In late January, the President offered a package of concessions under which Yatsenyuk, the opposition leader, would have become the prime minister and, under the President's offer, been able to dismiss the government. He also offered Klitschko the post of deputy prime minister on humanitarian issues. He also agreed to a working group looking at changes to the constitution. But the opposition refused.
12. Why did the opposition pass on the offer?
The concessions weren't enough to satisfy them. They said Yanukovych had hardly loosened his grip on the government, nor had he seemingly reined in authorities' approach to protesters. "We're finishing what we started," Yatsenyuk said.
13. But over the weekend, it seemed things were getting better, weren't they?
Yes. On Sunday, protesters vacated Kiev's City Hall, unblocked a major street and left other government buildings in exchange for the government dropping charges against those arrested. But any breakthrough was a distant memory by Tuesday.
14. Why? What happened Tuesday?
The opposition wanted to introduce amendments in parliament that would have limited the President's powers and restored the constitution to what it was in 2004. But the speaker of parliament refused to allow it. Bloody clashes followed.
15. Who was to blame for the clashes?
Depends on whom you ask. The government pointed the finger at protesters. The opposition, in turn, blamed the government. Regardless, it was the bloodiest day of protests up to that point; 28 people died.
16. Wasn't there a truce called?
Yes, the government and opposition agreed on a truce late Wednesday. But it barely took hold -- and blood was flowing again Thursday.
17. What caused the fresh clashes?
Gunfire erupted Thursday at Maidan, or Independence Square, which has been ground zero for anti-government protesters. At least 20 people died. It's unclear what prompted the gunfire. Again, finger-pointing followed: The government said protesters broke the truce; the protesters said the government did.
18. So, what happens next?
Top international diplomats have been trying to resolve the crisis. There's also been talk of sanctions.
19. Will sanctions help?
Analysts warn there's little that outside pressure could do, especially if the Ukrainian military gets involved on the side of the government.

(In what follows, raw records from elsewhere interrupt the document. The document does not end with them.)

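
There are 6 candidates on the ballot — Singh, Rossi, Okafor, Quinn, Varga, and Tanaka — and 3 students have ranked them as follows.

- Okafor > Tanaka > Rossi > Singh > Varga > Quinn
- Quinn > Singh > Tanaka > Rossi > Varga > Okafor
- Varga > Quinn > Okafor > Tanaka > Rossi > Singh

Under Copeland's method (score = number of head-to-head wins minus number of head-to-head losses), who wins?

Quinn

Pairwise results:
  Singh vs Rossi: Rossi wins 2–1.
  Singh vs Okafor: Okafor wins 2–1.
  Singh vs Quinn: Quinn wins 2–1.
  Singh vs Varga: Singh wins 2–1.
  Singh vs Tanaka: Tanaka wins 2–1.
  Rossi vs Okafor: Okafor wins 2–1.
  Rossi vs Quinn: Quinn wins 2–1.
  Rossi vs Varga: Rossi wins 2–1.
  Rossi vs Tanaka: Tanaka wins 3–0.
  Okafor vs Quinn: Quinn wins 2–1.
  Okafor vs Varga: Varga wins 2–1.
  Okafor vs Tanaka: Okafor wins 2–1.
  Quinn vs Varga: Varga wins 2–1.
  Quinn vs Tanaka: Quinn wins 2–1.
  Varga vs Tanaka: Tanaka wins 2–1.
Copeland scores (wins − losses):
  Singh: 1 − 4 = -3
  Rossi: 2 − 3 = -1
  Okafor: 3 − 2 = 1
  Quinn: 4 − 1 = 3
  Varga: 2 − 3 = -1
  Tanaka: 3 − 2 = 1
Quinn has the best Copeland score.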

20. What's the takeaway here?
Street protests that started in November over a trade pact have swelled into something much bigger -- a demand that the President loosen his grip on power and the constitution be changed. As a result, the eastern European country is in the midst of a wave of anti-government protests, the likes of which it hasn't seen in 10 years.
There's something else: Ukraine, the biggest frontier nation separating Russia and the European Union, is something of a pawn between Russia and the West. The EU and the U.S. think Russia wields a lot of influence. Russia denies it.
One open-ended question is how much worse it will all get.
"My own hunch," said Richard Haass, president of the Council on Foreign Relations, "is this is going to continue to escalate."